Observation of renormalised quasi-particle excitations

A central concept of quantum-many body theory is that of coherent quasi-particles. Their key property is a well-defined relationship between energy and momentum (dispersion relation). Prior to the rise of ARPES (Angle-Resolved Photo-Emission Spectroscopy) over the past three decades, the existence of electronic quasi-particles was only inferred indirectly.

A very nice paper just appeared which shows a new way of measuring quasi-particle excitations in a
strongly correlated electron system. Furthermore, the experimental results are compared quantitatively to state-of-the-art theory, showing several subtle many-body effects.

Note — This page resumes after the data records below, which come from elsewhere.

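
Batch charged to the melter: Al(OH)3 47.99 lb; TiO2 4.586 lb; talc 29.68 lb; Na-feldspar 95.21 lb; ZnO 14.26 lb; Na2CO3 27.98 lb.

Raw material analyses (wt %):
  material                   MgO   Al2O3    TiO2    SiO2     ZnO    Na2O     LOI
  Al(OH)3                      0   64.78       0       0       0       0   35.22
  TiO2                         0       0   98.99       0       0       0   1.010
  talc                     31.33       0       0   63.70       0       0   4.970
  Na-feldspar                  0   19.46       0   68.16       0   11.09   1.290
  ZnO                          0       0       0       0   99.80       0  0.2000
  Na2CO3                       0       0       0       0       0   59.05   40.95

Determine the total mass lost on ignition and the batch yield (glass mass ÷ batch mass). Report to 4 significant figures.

Values along the way are shown with 4-significant-figure rounding as written — all arithmetic carries full float precision end to end. Exactly one rounding lands on every reported number. The derived quantities (the totals, six oxide percentages, net glass mass, LOI, the yield) are re-derived from the batch weights at 188.6 lb of glass at exact precision, as they appear in question or answer.
Per-material ignition loss:
  Al(OH)3: 47.99 × 0.3522 = 16.90 lb
  TiO2: 4.586 × 0.01010 = 0.04632 lb
  talc: 29.68 × 0.04970 = 1.475 lb
  Na-feldspar: 95.21 × 0.01290 = 1.228 lb
  ZnO: 14.26 × 0.002000 = 0.02852 lb
  Na2CO3: 27.98 × 0.4095 = 11.46 lb
Total LOI = 31.14 lb
Glass = batch − LOI = 219.7 − 31.14 = 188.6 lb

LOI loss = 31.14 lb; glass = 188.6 lb; yield = 85.83%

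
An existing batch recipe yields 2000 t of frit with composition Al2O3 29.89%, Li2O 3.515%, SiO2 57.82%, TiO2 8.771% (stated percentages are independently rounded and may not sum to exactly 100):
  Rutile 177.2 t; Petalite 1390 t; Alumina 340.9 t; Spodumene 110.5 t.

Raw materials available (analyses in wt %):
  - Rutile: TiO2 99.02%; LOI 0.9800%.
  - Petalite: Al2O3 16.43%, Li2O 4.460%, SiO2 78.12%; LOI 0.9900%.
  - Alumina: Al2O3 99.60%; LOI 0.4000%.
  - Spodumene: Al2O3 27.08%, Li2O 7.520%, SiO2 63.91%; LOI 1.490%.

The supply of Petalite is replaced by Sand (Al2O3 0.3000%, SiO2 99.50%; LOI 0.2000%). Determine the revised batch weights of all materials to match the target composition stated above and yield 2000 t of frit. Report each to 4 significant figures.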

Coherent band excitations in CePd3: A comparison of neutron scattering and ab initio theory 
Eugene A. Goremychkin, Hyowon Park, Raymond Osborn, Stephan Rosenkranz, John-Paul Castellan, Victor R. Fanelli, Andrew D. Christianson, Matthew B. Stone, Eric D. Bauer, Kenneth J. McClellan, Darrin D. Byler, Jon M. Lawrence

The mixed valence compound studied is of particular interest because with increasing temperature it exhibits a crossover from a Fermi liquid with coherent quasi-particle excitations to incoherent excitations, an example of a bad metal.

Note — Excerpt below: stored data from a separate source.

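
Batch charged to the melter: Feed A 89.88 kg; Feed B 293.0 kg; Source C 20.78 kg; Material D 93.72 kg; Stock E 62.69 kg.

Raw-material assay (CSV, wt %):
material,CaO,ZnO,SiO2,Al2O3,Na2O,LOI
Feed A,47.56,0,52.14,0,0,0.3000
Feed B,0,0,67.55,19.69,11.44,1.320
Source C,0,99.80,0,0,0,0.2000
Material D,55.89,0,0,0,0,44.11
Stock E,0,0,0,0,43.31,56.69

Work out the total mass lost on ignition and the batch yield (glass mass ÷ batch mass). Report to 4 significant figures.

LOI loss = 81.06 kg; glass = 479.0 kg; yield = 85.53%

The working math holds exact precision in every operation. Values along the way appear rounded to 4 significant digits in the printout; exactly one rounding is applied to each reported result. The derived quantities, including ignition loss, yield, totals, net glass mass, the five compositions, are computed from the weighed amounts on 479.0 kg of glass at full float precision, as quoted within the problem or answer text.
Ignition loss by material:
  Feed A: 89.88 × 0.003000 = 0.2696 kg
  Feed B: 293.0 × 0.01320 = 3.868 kg
  Source C: 20.78 × 0.002000 = 0.04156 kg
  Material D: 93.72 × 0.4411 = 41.34 kg
  Stock E: 62.69 × 0.5669 = 35.54 kg
Total LOI = 81.06 kg
Glass = batch − LOI = 560.1 − 81.06 = 479.0 kg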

The figure below shows a colour intensity plot of the dynamical magnetic susceptibility
at a fixed energy omega, and a function of the wavevector Q. The top three panels are from the calculations of DFT+DMFT (Density Functional Theory + Dynamical Mean-Field Theory).

The bottom three panels are the corresponding results from inelastic neutron scattering.
A and B [D and E] are both at omega=35 meV and in two different momentum planes. C [F] is at omega=55 meV.
The crucial signal of coherence (i.e. dispersive quasi-particles) is that the shift of the maxima between the G and R points at 35 meV to the M and X points at 55 meV.

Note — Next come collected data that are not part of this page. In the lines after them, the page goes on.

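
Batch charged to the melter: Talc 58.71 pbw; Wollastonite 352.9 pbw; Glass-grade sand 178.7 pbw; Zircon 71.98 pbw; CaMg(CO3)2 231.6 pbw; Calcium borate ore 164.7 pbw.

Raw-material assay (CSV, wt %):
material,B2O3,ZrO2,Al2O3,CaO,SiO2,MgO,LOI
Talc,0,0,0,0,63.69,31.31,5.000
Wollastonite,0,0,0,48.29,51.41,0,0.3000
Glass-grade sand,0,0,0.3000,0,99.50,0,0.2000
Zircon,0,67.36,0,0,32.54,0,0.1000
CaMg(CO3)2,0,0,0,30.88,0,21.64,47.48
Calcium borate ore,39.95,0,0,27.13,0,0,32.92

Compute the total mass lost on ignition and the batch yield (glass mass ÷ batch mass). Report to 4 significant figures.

LOI loss = 168.6 pbw; glass = 890.0 pbw; yield = 84.07%

The intermediate values are printed rounded to four significant digits in the working — the whole derivation holds exact precision through the solve; exactly one rounding lands on each reported value. All derived quantities are carried from the batch weights on 890.0 pbw of glass in full precision (six oxide percentages, the totals, LOI, the yield, net glass mass) exactly as printed in the question or the answer.
Loss on ignition, line by line:
  Talc: 58.71 × 0.05000 = 2.936 pbw
  Wollastonite: 352.9 × 0.003000 = 1.059 pbw
  Glass-grade sand: 178.7 × 0.002000 = 0.3574 pbw
  Zircon: 71.98 × 0.001000 = 0.07198 pbw
  CaMg(CO3)2: 231.6 × 0.4748 = 110.0 pbw
  Calcium borate ore: 164.7 × 0.3292 = 54.22 pbw
Total LOI = 168.6 pbw
Glass = batch − LOI = 1059 − 168.6 = 890.0 pbw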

It should be stressed that these dispersing excitations are not due to single (charged) quasi-particles, but rather spin excitations which are particle-hole excitations.

The figure below shows how the dispersion [coherence] disappears as the temperature is increased from 6 K (top) to 300 K (bottom). The solid lines are theoretical curves.
The figure below shows that the irreducible vertex corrections associated with the particle-hole are crucial to the quantitative agreement of theory and experiment. The top (bottom) panel in the figure below shows the calculation at low (high) temperatures. The black (blue) curves are with (without) vertex corrections. The red curves are a rescaling of the blue curves by a numerical factor.
The correction has two effects: First, it smooths out some of the fine structure in the energy dependence of the spectra while broadly preserving both the Q variation and the overall energy scale; and second, it produces a strong enhancement of the intensity that is both energy and temperature dependent, for example, by a factor of ~6.5 at w = 60 meV at 100 K. This shows that the Q dependence of the scattering is predomi- nantly determined by the one-electron joint density of states, as expected for band transitions, whereas the overall intensity is amplified by the strong electron correlations. 
This landmark study is only possible due to recent parallel advances in theory, computation, and experiment. 
On the theory side, it is not just DMFT but also including particle-hole interactions in DMFT.
On computation, it is new DMFT algorithms and increasing computer speed. 
On the experimental side, it is pulsed neutron sources, and improvements in the sensitivity and spatial and energy resolution of neutron detectors.

1 comment:

  1. Quite cool.
    It would be much more intuitive if they get to the point where they can detect E(k) slices like in ARPES. But that requires selecting neutrons w.r.t. their kinetic energy, and I'm not sure that that can be done in a way that does not work like an (energy) batch process.